= Leatt-Brace =

The Leatt-Brace is a neck brace designed to help reduce neck injuries in helmeted sports, including Supercross, motocross, enduro, roadracing, downhill-type mountain biking, BMX, ATV, street riding, karting, and snowmobiling. The brace is marketed and distributed worldwide by the Leatt Corporation, a Nevada corporation with its administrative office based in Cape Town, South Africa.

== History and description ==

South African inventor Dr. Christopher Leatt filed his first neck-brace-related patent in 2003.

The Leatt-Brace is designed to work only when worn in conjunction with the full-face helmets typically used in the aforementioned activities. The brace uses what the inventor calls Alternative Load Path Technology to help absorb and disperse injury-producing forces. The brace is designed to limit hyperflexion, hyperextension, lateral hyperflexion and posterior hypertranslation, which are extreme forward, backward, sideways, and rearward movement of the head on the neck. Although the brace cannot protect against pure axial compression of the spine, it is designed to help minimize such loading, when coupled with one of the extreme movements above.

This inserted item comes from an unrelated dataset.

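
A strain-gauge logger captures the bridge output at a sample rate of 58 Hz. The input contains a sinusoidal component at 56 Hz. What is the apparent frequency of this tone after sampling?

2 Hz

56 Hz > fs/2 = 29 Hz, folds to fs − 56 Hz = 2 Hz.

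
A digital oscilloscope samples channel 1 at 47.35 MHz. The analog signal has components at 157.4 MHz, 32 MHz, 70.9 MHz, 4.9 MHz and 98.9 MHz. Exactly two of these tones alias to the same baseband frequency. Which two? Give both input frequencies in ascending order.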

In 2009, the Leatt-Brace received C/E approval, which is granted by European Union law. Gaining CE approval for Personal Protective Equipment (PPE) includes adhering to basic health and safety requirements as well as performance requirements. The Leatt-Brace was approved based on a review of the concept, design, operation and testing of the brace, and chemical analysis of brace components.